Zhongnanhai e dintorniFermate il soldato Biden! Ovvero come calmare le acque provocando la Cina popolare

Non c’è che dire il viaggio asiatico di Joe Biden, vice-presidente statunitense, inizia con qualche difficoltà. In Giappone pensavano che la garanzia Usa nelle controversia con la Cina arrivasse fi...

Non c’è che dire il viaggio asiatico di Joe Biden, vice-presidente statunitense, inizia con qualche difficoltà. In Giappone pensavano che la garanzia Usa nelle controversia con la Cina arrivasse fino alla richiesta del ritiro della istituzione della zona di identificazione aerea. Così non è stato, perché si è preferito ribadire la condanna del “tentativo di modifica unilaterale dello status quo”.

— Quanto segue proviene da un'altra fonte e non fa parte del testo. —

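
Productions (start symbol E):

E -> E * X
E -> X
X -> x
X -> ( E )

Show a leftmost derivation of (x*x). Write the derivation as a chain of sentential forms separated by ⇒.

E ⇒ X   [E -> X]
X ⇒ (E)   [X -> ( E )]
(E) ⇒ (E*X)   [E -> E * X]
(E*X) ⇒ (X*X)   [E -> X]
(X*X) ⇒ (x*X)   [X -> x]
(x*X) ⇒ (x*x)   [X -> x]

E ⇒ X ⇒ (E) ⇒ (E*X) ⇒ (X*X) ⇒ (x*X) ⇒ (x*x)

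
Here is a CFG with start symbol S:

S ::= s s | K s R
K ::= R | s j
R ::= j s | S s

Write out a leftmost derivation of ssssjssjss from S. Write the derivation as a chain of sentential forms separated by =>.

S=>KsR=>RsR=>SssR=>ssssR=>ssssSs=>ssssKsRs=>ssssRsRs=>ssssjssRs=>ssssjssjss

S => KsR   [S ::= K s R]
KsR => RsR   [K ::= R]
RsR => SssR   [R ::= S s]
SssR => ssssR   [S ::= s s]
ssssR => ssssSs   [R ::= S s]
ssssSs => ssssKsRs   [S ::= K s R]
ssssKsRs => ssssRsRs   [K ::= R]
ssssRsRs => ssssjssRs   [R ::= j s]
ssssjssRs => ssssjssjss   [R ::= j s]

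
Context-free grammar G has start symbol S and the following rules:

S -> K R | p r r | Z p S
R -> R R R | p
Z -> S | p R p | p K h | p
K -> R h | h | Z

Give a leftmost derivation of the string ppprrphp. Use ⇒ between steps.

S⇒ZpS⇒ppS⇒ppZpS⇒ppSpS⇒ppprrpS⇒ppprrpKR⇒ppprrphR⇒ppprrphp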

A Pechino non l’hanno presa comunque bene. Infatti il China Daily – voce ufficiale solitamente vetrina cinese sull’Occidente – gli ha confezionato un bel benvenuto. “Ancora una volta – recita l’editoriale – il nostro tempestivo visitatore ha bisogno di essere ragguagliato: è il Giappone che ha unilateralmente cambiato lo status quo. L’invio di pattuglie intorno alle isole Diaoyu e la creazione della Adiz, sono risposte della Cina alle provocazioni giapponesi”. Se gli Stati Uniti – si legge – sono “veramente impegnati a ridurre le tensioni nella regione, devono prima di tutto smettere di avallare la pericolosa politica di Tokyo del rischio calcolato. Si deve smettere di incitare il belligerante primo ministro giapponese Shinzo Abe a spingere sull’acceleratore delle provocazioni

Detto e fatto? Tutt’altro. Joe il viaggiatore ha invece scelto la via della provocazione. Ancora fedele interprete dell’eccezionalismo americano e convinto assertore di una ormai sempre più decrepita vocazione universale della american way of life, ha aperto la sua visita a Pechino incitando gli alcuni studenti cinesi, in attesa del visto nell’ambasciata Usa, alla ribellione. Il vicepresidente ha ricordato come “solo dove si respira la libertà ci può essere innovazione” e che in “America i bambini vengono premiati quando fanno qualcosa di nuovo e rompono il segno di ciò che è vecchio”. Infine ha tenuto a sottolineare che il sistema scolastico del suo Paese esercita il “rigetto dell’ortodossia”.

Tanto valeva dirlo chiaramente: disfatevi del Partito comunista cinese e della pesante cappa illiberale del marxismo e del socialismo.

Peccato che l’ambasciatore particolare di Obama non abbia ricordato ai giovani cinesi che negli Usa li potrebbe attendere uno dei può totalitari meccanismi di spionaggio e negazione delle libertà che storia umana ricordi e che in Cina è dovuto fuggire il ragazzo – un ragazzo come loro – che lo ha rivelato e sfidato: si chiama Edward Snowden.